Ryu = Perfect in SF4, Most noobs play… Ryu or Ken they only used to play ken because they heard he was good 3rd strike .
they shouldn’t have nerfed so many charaters from previous games.
wait, wtf? how do you know what i have and haven’t played? i didn’t like the game, so i’m dumb? who are you to try that elitist bullshit on me? ‘it failed due to piss poor advertising and ignorance’? so you have the numbers and facts to back your shit up? you sure it didn’t fail for the same reason certain folks don’t like certain things…personal preference? does personal preference that doesn’t match yours lose validity? get the fuck off your high horse.
I think it’s funny you think Capcom listens to balancing issues people bitch about on this forum, hell even America itself. For some reason, I think a Japanese based company would look at pro player blogs, and ask them questions and have them find out bugs etc. Why the fuck would you go to a second rate fighting game community when you got the best fighting game community across the street? The only players who deserve any form of input from America would be Valle, Wong, Ortiz, Graham Wolf, and… Who else? Nobody else comes to mind who’s been consistent in the fighting game community and consistently good.
You didn’t say anything about personal pref which is why I took it up with you.
“Even SFEX had a purpose”. Yeah, ok.
High horse my ass, its amazing how many people comment on the series about the wrongest of things. What were some of them of again? “floatly jumps”, “slow”, “unbalanced”. Grocery list of things just plain untrue. What’s funny is that it was made by the OG SFII team, so its more SF than anything.

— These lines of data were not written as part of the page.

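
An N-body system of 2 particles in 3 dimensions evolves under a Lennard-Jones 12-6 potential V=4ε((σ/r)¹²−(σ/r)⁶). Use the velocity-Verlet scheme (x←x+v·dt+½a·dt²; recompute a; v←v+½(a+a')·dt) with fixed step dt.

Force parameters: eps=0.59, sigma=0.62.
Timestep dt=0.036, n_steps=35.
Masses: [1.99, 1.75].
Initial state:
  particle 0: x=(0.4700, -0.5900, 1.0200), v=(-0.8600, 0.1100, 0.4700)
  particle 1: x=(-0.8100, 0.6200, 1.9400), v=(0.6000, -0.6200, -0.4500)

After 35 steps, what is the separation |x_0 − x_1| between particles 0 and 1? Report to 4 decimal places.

step 0: x0=(0.4700, -0.5900, 1.0200) x1=(-0.8100, 0.6200, 1.9400)
step 1: x0=(0.4390, -0.5860, 1.0369) x1=(-0.7884, 0.5977, 1.9238)
step 2: x0=(0.4081, -0.5821, 1.0538) x1=(-0.7668, 0.5754, 1.9076)
step 3: x0=(0.3771, -0.5781, 1.0708) x1=(-0.7452, 0.5530, 1.8914)
step 4: x0=(0.3461, -0.5741, 1.0877) x1=(-0.7236, 0.5307, 1.8752)
step 5: x0=(0.3151, -0.5701, 1.1046) x1=(-0.7019, 0.5083, 1.8590)
step 6: x0=(0.2842, -0.5662, 1.1216) x1=(-0.6803, 0.4860, 1.8427)
step 7: x0=(0.2532, -0.5622, 1.1385) x1=(-0.6587, 0.4636, 1.8265)
step 8: x0=(0.2221, -0.5581, 1.1555) x1=(-0.6370, 0.4412, 1.8102)
step 9: x0=(0.1911, -0.5541, 1.1725) x1=(-0.6153, 0.4188, 1.7940)
step 10: x0=(0.1600, -0.5500, 1.1895) x1=(-0.5936, 0.3964, 1.7777)
step 11: x0=(0.1289, -0.5459, 1.2065) x1=(-0.5718, 0.3739, 1.7614)
step 12: x0=(0.0978, -0.5417, 1.2236) x1=(-0.5500, 0.3513, 1.7450)
step 13: x0=(0.0666, -0.5374, 1.2407) x1=(-0.5281, 0.3286, 1.7286)
step 14: x0=(0.0353, -0.5330, 1.2579) x1=(-0.5061, 0.3058, 1.7121)
step 15: x0=(0.0038, -0.5284, 1.2752) x1=(-0.4840, 0.2827, 1.6954)
step 16: x0=(-0.0278, -0.5235, 1.2926) x1=(-0.4616, 0.2593, 1.6786)
step 17: x0=(-0.0596, -0.5182, 1.3103) x1=(-0.4390, 0.2354, 1.6616)
step 18: x0=(-0.0918, -0.5122, 1.3283) x1=(-0.4160, 0.2108, 1.6442)
step 19: x0=(-0.1244, -0.5052, 1.3467) x1=(-0.3926, 0.1851, 1.6263)
step 20: x0=(-0.1575, -0.4970, 1.3656) x1=(-0.3685, 0.1579, 1.6079)
step 21: x0=(-0.1910, -0.4878, 1.3848) x1=(-0.3441, 0.1296, 1.5890)
step 22: x0=(-0.2238, -0.4808, 1.4034) x1=(-0.3203, 0.1038, 1.5709)
step 23: x0=(-0.2541, -0.4899, 1.4173) x1=(-0.2996, 0.0963, 1.5581)
step 24: x0=(-0.2825, -0.5217, 1.4258) x1=(-0.2808, 0.1148, 1.5515)
step 25: x0=(-0.3110, -0.5592, 1.4331) x1=(-0.2621, 0.1395, 1.5462)
step 26: x0=(-0.3394, -0.5960, 1.4406) x1=(-0.2433, 0.1636, 1.5408)
step 27: x0=(-0.3676, -0.6314, 1.4482) x1=(-0.2248, 0.1860, 1.5351)
step 28: x0=(-0.3957, -0.6655, 1.4560) x1=(-0.2066, 0.2070, 1.5293)
step 29: x0=(-0.4235, -0.6988, 1.4639) x1=(-0.1885, 0.2270, 1.5234)
step 30: x0=(-0.4512, -0.7315, 1.4718) x1=(-0.1706, 0.2464, 1.5175)
step 31: x0=(-0.4788, -0.7638, 1.4797) x1=(-0.1529, 0.2653, 1.5115)
step 32: x0=(-0.5063, -0.7958, 1.4876) x1=(-0.1352, 0.2839, 1.5056)
step 33: x0=(-0.5337, -0.8276, 1.4955) x1=(-0.1176, 0.3023, 1.4996)
step 34: x0=(-0.5611, -0.8593, 1.5034) x1=(-0.1001, 0.3205, 1.4936)
step 35: x0=(-0.5884, -0.8910, 1.5114) x1=(-0.0826, 0.3387, 1.4877)

1.3298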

Figures? Are you kidding me? So you’re saying SFEX was a best selling series that got critical acclaim? You’re about to make a fool out of yourself, dude. I don’t care if people don’t like the game; I can’t argue personal pref. But writing it off as some unquestionably garbage game means you obviously didn’t play it. Three revisions for the first game, including home version for balance even though the arcade was already really good. Twice for the second. Definitely a quick cash in those games.

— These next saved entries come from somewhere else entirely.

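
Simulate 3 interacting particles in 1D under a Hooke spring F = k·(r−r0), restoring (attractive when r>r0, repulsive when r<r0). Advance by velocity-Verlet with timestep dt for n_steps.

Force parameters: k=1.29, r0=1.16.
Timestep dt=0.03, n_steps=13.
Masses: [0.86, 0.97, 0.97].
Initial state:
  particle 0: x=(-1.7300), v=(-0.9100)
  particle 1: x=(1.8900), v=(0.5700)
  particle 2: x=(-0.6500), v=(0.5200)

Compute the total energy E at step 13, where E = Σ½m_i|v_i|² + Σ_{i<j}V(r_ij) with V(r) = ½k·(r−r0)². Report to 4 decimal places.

5.7797

step 0: x0=(-1.7300) x1=(1.8900) x2=(-0.6500)
step 1: x0=(-1.7557) x1=(1.9048) x2=(-0.6335)
step 2: x0=(-1.7781) x1=(1.9150) x2=(-0.6154)
step 3: x0=(-1.7970) x1=(1.9204) x2=(-0.5956)
step 4: x0=(-1.8124) x1=(1.9213) x2=(-0.5742)
step 5: x0=(-1.8243) x1=(1.9174) x2=(-0.5513)
step 6: x0=(-1.8325) x1=(1.9088) x2=(-0.5270)
step 7: x0=(-1.8371) x1=(1.8957) x2=(-0.5013)
step 8: x0=(-1.8379) x1=(1.8780) x2=(-0.4744)
step 9: x0=(-1.8350) x1=(1.8558) x2=(-0.4462)
step 10: x0=(-1.8284) x1=(1.8292) x2=(-0.4170)
step 11: x0=(-1.8180) x1=(1.7983) x2=(-0.3868)
step 12: x0=(-1.8040) x1=(1.7633) x2=(-0.3557)
step 13: x0=(-1.7864) x1=(1.7242) x2=(-0.3238)
step 0 velocities: v0=(-0.9100) v1=(0.5700) v2=(0.5200)
step 0: KE=0.6448, PE=5.1357, E=5.7806
step 13 velocities: v0=(0.6482) v1=(-1.3672) v2=(1.0756)
step 13: KE=1.6483, PE=4.1313, E=5.7797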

I’d totally support the next SF game being made by Akira.
so from “even sfex had a purpose”, you gathered the follwing…
-i was commenting on the floaty jumps
-i called it slow
-i thought it was unbalanced
-that i said it was a best selling series that got critical acclaim
-i wrote it off as some unquestionably garbage game
-i haven’t played it
a round of applause for the mind reader, everyone.

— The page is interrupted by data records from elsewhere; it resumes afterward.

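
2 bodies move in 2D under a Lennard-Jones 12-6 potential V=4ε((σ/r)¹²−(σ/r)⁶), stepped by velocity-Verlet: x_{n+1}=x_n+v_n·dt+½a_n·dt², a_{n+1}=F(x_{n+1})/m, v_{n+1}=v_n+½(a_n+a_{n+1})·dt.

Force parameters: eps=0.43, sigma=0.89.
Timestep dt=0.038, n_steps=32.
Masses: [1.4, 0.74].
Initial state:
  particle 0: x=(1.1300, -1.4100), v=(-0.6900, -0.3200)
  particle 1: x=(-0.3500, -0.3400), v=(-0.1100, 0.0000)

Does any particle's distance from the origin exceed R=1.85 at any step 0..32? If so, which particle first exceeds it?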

back to the topic at hand…songo’s right, and it’s no dis to america, but why would capcom ask folks who obviously can’t take criticism and have decent conversations without trying to one-up each other when they can ask a smaller community with more experience and overall skill? america’s on the up and up in terms but japan is clearly the place to do homework and brush up on what makes a good game.